= Nicholas Tolstoy =

Russian priest

Nicholas Tolstoy (20 February 1867 – 4 February 1938) was the first Russian Orthodox priest to solicit a union with Catholic Church in 1893. Tolstoy is best known for his inauguration of a small Russian Catholic community, and was responsible for its development.

==Early life and education==
Father Tolstoy was born into a branch of the aristocratic Tolstoy family in Saint Petersburg, Russia. He attended the Page Corps military academy, and served in the Sofia Regiment after graduating. Soon after, he entered the Moscow Theological Academy and studied the writings of the Fathers of the Church in Russian and "Summa Theologica" by Saint Thomas Aquinas in Latin. In his time at the academy, Tolstoy met philosopher Vladimir Solovyov and the crypto-catholic Elizabeth Volkonskaya, and was impressed by the penetration of Protestant views in the teaching of Orthodox theology.

In 1890 Tolstoy was ordained an Orthodox priest, and in the following year took a trip to the Middle East to become familiar with the traditions and customs of the Middle Eastern Christians. After the return of the French abbé Vivian of Saint Louis Church in Moscow, the abbé Vivian introduced Tolstoy to Italian cardinal Vincenzo Vannutelli, who after talking with Tolstoy told him that with his views, he can consider himself a Catholic while staying in the home of the Russian Orthodox Church.

Tolstoy traveled around the world, taking with him marching corporal and remembering in the cities of following local bishops. In Vienna, Tolstoy first visited the Ukrainian Greek Catholic Church and met with Metropolitan Sylvester Sembratovich. After returning to Moscow, Tolstoy wrote his thesis on the Eucharist under the leadership of Alexey Lebedev. In 1893 he graduated with honors from the Theological Academy, and formally joined the Catholic Church in November 1894.

==Religious Work and Conflict==
In Moscow, Tolstoy spoke with Russian Orthodox archpriest John of Kronstadt on his Catholic views. Despite being aware of his dissimilar views, the Synod took no action against Tolstoy. After the funeral of Emperor Alexander III, Tolstoy was summoned to the reception and showed Procurator of the Holy Synod, Vladimir Karlovich Sabler, the latest issue of the Catholic journal "Revue Bénédictine", which was published by his private letters to Father Vanutelli.

===Renunciation===

Under the threat of repression and confiscation, Tolstoy was demanded renunciation of dignity. Tolstoy went to Rome, where he met with many of the Roman Catholic hierarchy, including Pope Leo XIII, and engaged in a service of the liturgy.

Russian ambassador Alexander Izvolsky called to ban Tolstoy and deliver him to the Russian authorities, however, the Pope refused to meet these demands. After deciding that Nicholas resigned to his emigration, Izvolsky told the Pope that Russia will not pursue disqualifying him by the Synod of dignity of a priest. On 22 April 1895 Tolstoy was able to return to Moscow. Russian Latins were unhappy with his return, and especially his service at what they considered to be the "schismatic" ceremony.

===Return to Moscow===

Following his return to Moscow, Tolstoy created a small house church and served the Russian liturgy with the commemoration of the Pope. The patience of the Synod died out when Tolstoy attached to the Catholic Church by the Byzantine rite of Vladimir Solovyov in Lent of 1896, and Cardinal Rampolla sent him to the Augustinian monastery in Paris.

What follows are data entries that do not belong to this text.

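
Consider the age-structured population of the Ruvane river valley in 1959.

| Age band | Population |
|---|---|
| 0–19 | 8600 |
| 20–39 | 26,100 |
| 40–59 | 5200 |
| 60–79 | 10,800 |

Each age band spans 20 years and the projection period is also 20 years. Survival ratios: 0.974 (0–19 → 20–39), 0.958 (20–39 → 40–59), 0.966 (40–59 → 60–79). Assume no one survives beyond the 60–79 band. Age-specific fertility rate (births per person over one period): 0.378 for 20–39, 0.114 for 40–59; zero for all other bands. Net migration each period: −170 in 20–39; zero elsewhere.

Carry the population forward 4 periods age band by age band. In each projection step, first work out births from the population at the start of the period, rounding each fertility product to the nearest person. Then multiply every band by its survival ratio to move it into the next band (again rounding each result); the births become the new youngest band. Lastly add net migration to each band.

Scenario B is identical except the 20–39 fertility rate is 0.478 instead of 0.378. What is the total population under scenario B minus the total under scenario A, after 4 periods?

Let group 1 be 0–19 through group 4 = 60–79.
[period 1]
Births: 26100 × 0.378 = 9866  |  5200 × 0.114 = 593 ⇒ total 10459
Group 2: 8600 × 0.974 = 8376
Group 3: 26100 × 0.958 = 25004
Group 4: 5200 × 0.966 = 5023
Net migration: Group 2 − 170 → 8206
Giving 10459 / 8206 / 25004 / 5023.
[period 2]
Births: 8206 × 0.378 = 3102  |  25004 × 0.114 = 2850 ⇒ total 5952
Group 2: 10459 × 0.974 = 10187
Group 3: 8206 × 0.958 = 7861
Group 4: 25004 × 0.966 = 24154
Net migration: Group 2 − 170 → 10017
Giving 5952 / 10017 / 7861 / 24154.
[period 3]
Births: 10017 × 0.378 = 3786  |  7861 × 0.114 = 896 ⇒ total 4682
Group 2: 5952 × 0.974 = 5797
Group 3: 10017 × 0.958 = 9596
Group 4: 7861 × 0.966 = 7594
Net migration: Group 2 − 170 → 5627
Giving 4682 / 5627 / 9596 / 7594.
[period 4]
Births: 5627 × 0.378 = 2127  |  9596 × 0.114 = 1094 ⇒ total 3221
Group 2: 4682 × 0.974 = 4560
Group 3: 5627 × 0.958 = 5391
Group 4: 9596 × 0.966 = 9270
Net migration: Group 2 − 170 → 4390
Giving 3221 / 4390 / 5391 / 9270.
Scenario A total after 4 periods: 22272
Scenario B projection —
[period 1]
Births: 26100 × 0.478 = 12476  |  5200 × 0.114 = 593 ⇒ total 13069
Group 2: 8600 × 0.974 = 8376
Group 3: 26100 × 0.958 = 25004
Group 4: 5200 × 0.966 = 5023
Net migration: Group 2 − 170 → 8206
Giving 13069 / 8206 / 25004 / 5023.
[period 2]
Births: 8206 × 0.478 = 3922  |  25004 × 0.114 = 2850 ⇒ total 6772
Group 2: 13069 × 0.974 = 12729
Group 3: 8206 × 0.958 = 7861
Group 4: 25004 × 0.966 = 24154
Net migration: Group 2 − 170 → 12559
Giving 6772 / 12559 / 7861 / 24154.
[period 3]
Births: 12559 × 0.478 = 6003  |  7861 × 0.114 = 896 ⇒ total 6899
Group 2: 6772 × 0.974 = 6596
Group 3: 12559 × 0.958 = 12032
Group 4: 7861 × 0.966 = 7594
Net migration: Group 2 − 170 → 6426
Giving 6899 / 6426 / 12032 / 7594.
[period 4]
Births: 6426 × 0.478 = 3072  |  12032 × 0.114 = 1372 ⇒ total 4444
Group 2: 6899 × 0.974 = 6720
Group 3: 6426 × 0.958 = 6156
Group 4: 12032 × 0.966 = 11623
Net migration: Group 2 − 170 → 6550
Giving 4444 / 6550 / 6156 / 11623.
Scenario B total after 4 periods: 28773
Difference B − A = 28773 − 22272 = 6501

6501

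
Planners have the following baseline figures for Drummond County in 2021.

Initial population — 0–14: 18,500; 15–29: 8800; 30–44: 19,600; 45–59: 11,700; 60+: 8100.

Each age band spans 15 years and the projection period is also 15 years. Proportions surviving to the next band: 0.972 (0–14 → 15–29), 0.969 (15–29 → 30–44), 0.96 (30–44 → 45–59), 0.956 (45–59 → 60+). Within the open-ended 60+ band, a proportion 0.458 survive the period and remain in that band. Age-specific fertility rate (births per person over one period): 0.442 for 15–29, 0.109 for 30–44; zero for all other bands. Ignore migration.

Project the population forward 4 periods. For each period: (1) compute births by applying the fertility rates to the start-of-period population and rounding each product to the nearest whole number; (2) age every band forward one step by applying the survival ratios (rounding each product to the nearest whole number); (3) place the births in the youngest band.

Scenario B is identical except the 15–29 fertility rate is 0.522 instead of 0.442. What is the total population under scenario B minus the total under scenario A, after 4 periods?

Numbering the bands 1..5 from youngest to oldest:
Period 1:
Births: 8800 * 0.442 = 3890  |  19600 * 0.109 = 2136 — total 6026
Band 2: 18500 * 0.972 = 17982
Band 3: 8800 * 0.969 = 8527
Band 4: 19600 * 0.96 = 18816
Band 5: 11700 * 0.956 + 8100 * 0.458 = 11185 + 3710 = 14895
Giving 6026 / 17982 / 8527 / 18816 / 14895.
Period 2:
Births: 17982 * 0.442 = 7948  |  8527 * 0.109 = 929 — total 8877
Band 2: 6026 * 0.972 = 5857
Band 3: 17982 * 0.969 = 17425
Band 4: 8527 * 0.96 = 8186
Band 5: 18816 * 0.956 + 14895 * 0.458 = 17988 + 6822 = 24810
Giving 8877 / 5857 / 17425 / 8186 / 24810.
Period 3:
Births: 5857 * 0.442 = 2589  |  17425 * 0.109 = 1899 — total 4488
Band 2: 8877 * 0.972 = 8628
Band 3: 5857 * 0.969 = 5675
Band 4: 17425 * 0.96 = 16728
Band 5: 8186 * 0.956 + 24810 * 0.458 = 7826 + 11363 = 19189
Giving 4488 / 8628 / 5675 / 16728 / 19189.
Period 4:
Births: 8628 * 0.442 = 3814  |  5675 * 0.109 = 619 — total 4433
Band 2: 4488 * 0.972 = 4362
Band 3: 8628 * 0.969 = 8361
Band 4: 5675 * 0.96 = 5448
Band 5: 16728 * 0.956 + 19189 * 0.458 = 15992 + 8789 = 24781
Giving 4433 / 4362 / 8361 / 5448 / 24781.
Scenario A total after 4 periods: 47385
Scenario B projection —
Period 1:
Births: 8800 * 0.522 = 4594  |  19600 * 0.109 = 2136 — total 6730
Band 2: 18500 * 0.972 = 17982
Band 3: 8800 * 0.969 = 8527
Band 4: 19600 * 0.96 = 18816
Band 5: 11700 * 0.956 + 8100 * 0.458 = 11185 + 3710 = 14895
Giving 6730 / 17982 / 8527 / 18816 / 14895.
Period 2:
Births: 17982 * 0.522 = 9387  |  8527 * 0.109 = 929 — total 10316
Band 2: 6730 * 0.972 = 6542
Band 3: 17982 * 0.969 = 17425
Band 4: 8527 * 0.96 = 8186
Band 5: 18816 * 0.956 + 14895 * 0.458 = 17988 + 6822 = 24810
Giving 10316 / 6542 / 17425 / 8186 / 24810.
Period 3:
Births: 6542 * 0.522 = 3415  |  17425 * 0.109 = 1899 — total 5314
Band 2: 10316 * 0.972 = 10027
Band 3: 6542 * 0.969 = 6339
Band 4: 17425 * 0.96 = 16728
Band 5: 8186 * 0.956 + 24810 * 0.458 = 7826 + 11363 = 19189
Giving 5314 / 10027 / 6339 / 16728 / 19189.
Period 4:
Births: 10027 * 0.522 = 5234  |  6339 * 0.109 = 691 — total 5925
Band 2: 5314 * 0.972 = 5165
Band 3: 10027 * 0.969 = 9716
Band 4: 6339 * 0.96 = 6085
Band 5: 16728 * 0.956 + 19189 * 0.458 = 15992 + 8789 = 24781
Giving 5925 / 5165 / 9716 / 6085 / 24781.
Scenario B total after 4 periods: 51672
Difference B − A = 51672 − 47385 = 4287

4287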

After the coronation of Nicholas II, a manifesto which forgave illegal travel from Russia was issued, and Tolstoy left for Copenhagen, from where he traveled to Finland. Tolstoy returned to Moscow, where he then met his wife and met with the governor. The governor authorized Tolstoy's stay in Moscow with his family for two days, then ordered him and his family to go to live in Nizhny Novgorod. Tolstoy was then arrested and escorted by train to Nizhny Novgorod. In Sergiev Posad, Tolstoy was granted permission to settle in the suburbs. Tolstoy was deprived of inheriting his family's estate, and under public pressure, his wife developed it while Tolstoy worked in the Gethsemane monastery.

==Arrest and Death==
After the Russian Revolution (1917-1923), Tolstoy worked as a priest in Kiev, then in Odessa until 1928. On 12 December 1937 he was arrested in Kiev.

On 25 January 1938, by order of the Special Meeting of the NKVD, Tolstoy was sentenced to be shot under Articles 52-2 and 54-6 of the Criminal Code of the Ukrainian SSR. Tolstoy was shot and killed on 4 February 1938, at the age of 70.